BSO filed the order one day after deputies arrested Zachary Cruz for trespassing at Marjory Stoneman Douglas High School.
The request for the order cites a section in the “Marjory Stoneman Douglas High School Public Safety Act” creating risk protection orders. The bill was signed into law by Florida Governor Rick Scott on March 9 following the deadly shooting.
Under the law, a court can prohibit a violent or mentally ill person from possessing a firearm or other weapon. Law enforcement is able to petition a court to have the person surrender a firearm and prohibit a person from possessing or buying guns.
A Broward County Judge ordered Zachary Cruz to be held on $500,000 bond and have his suburban Lantana home searched for any guns or weapons before he posts bond.
In the order, BSO said they are pursuing the order because “there is a reason to believe [Cruz] has a mental health illness” and is a danger to himself. BSO cited that Zachary Cruz is the brother of Nikolas Cruz, who was indicted on 17 counts of first-degree murder and 17-counts of attempted murder.
Zachary Cruz is accused of passing all locked doors and trespassing at Stoneman Douglas High School to “reflect on the school shooting and to soak it in.”
Cruz was Baker Acted two days after the Parkland shooting after an evaluation determined he was a danger to himself, the order states.
Sheriff’s office records show a pattern of violent and combative behavior by Cruz over the past six years, a deputy wrote in the order.
Cruz is accused of hitting glass doors, turning over furniture, cursing, and threatening and fighting family members.

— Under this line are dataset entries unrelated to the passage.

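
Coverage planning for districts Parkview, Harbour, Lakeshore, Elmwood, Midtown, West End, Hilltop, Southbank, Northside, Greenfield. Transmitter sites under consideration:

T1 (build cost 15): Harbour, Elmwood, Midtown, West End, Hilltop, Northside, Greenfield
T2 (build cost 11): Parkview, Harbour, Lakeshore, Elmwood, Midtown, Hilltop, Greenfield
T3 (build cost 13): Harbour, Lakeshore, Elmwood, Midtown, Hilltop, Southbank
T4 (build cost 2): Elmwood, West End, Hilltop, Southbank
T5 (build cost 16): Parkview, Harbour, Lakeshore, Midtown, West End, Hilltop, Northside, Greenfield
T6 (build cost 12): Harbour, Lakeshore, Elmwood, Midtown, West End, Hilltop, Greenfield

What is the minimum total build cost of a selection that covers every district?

18

T4, T5 cover every district at build cost 2 + 16 = 18.
Any cover uses at least 2 transmitter sites; among all covering selections none totals below 18.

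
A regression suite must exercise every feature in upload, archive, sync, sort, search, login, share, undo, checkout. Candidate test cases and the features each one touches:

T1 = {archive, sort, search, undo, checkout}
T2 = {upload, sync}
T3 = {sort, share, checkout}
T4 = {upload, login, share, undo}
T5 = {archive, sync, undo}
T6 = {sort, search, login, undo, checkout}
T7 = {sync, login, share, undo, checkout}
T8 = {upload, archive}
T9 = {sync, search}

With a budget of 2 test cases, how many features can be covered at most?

Choosing T1, T4 covers {upload, archive, sort, search, login, share, undo, checkout} — 8 features.
No choice of 2 test cases does better; here sync is left uncovered.

8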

Court records show BSO is asking a judge to temporarily grant the order until a hearing can be set. If a judge grants the order at a hearing, Cruz would not be able to purchase, possess or receive a firearm or ammunition for 12 months.
"It certainly hasn't been tested in the courts so we'll see if there are ever any challenges to it but in fact, it's certainly well-intentioned in order to make our streets safer," said Michelle Suskauer, WPTV's legal analyst.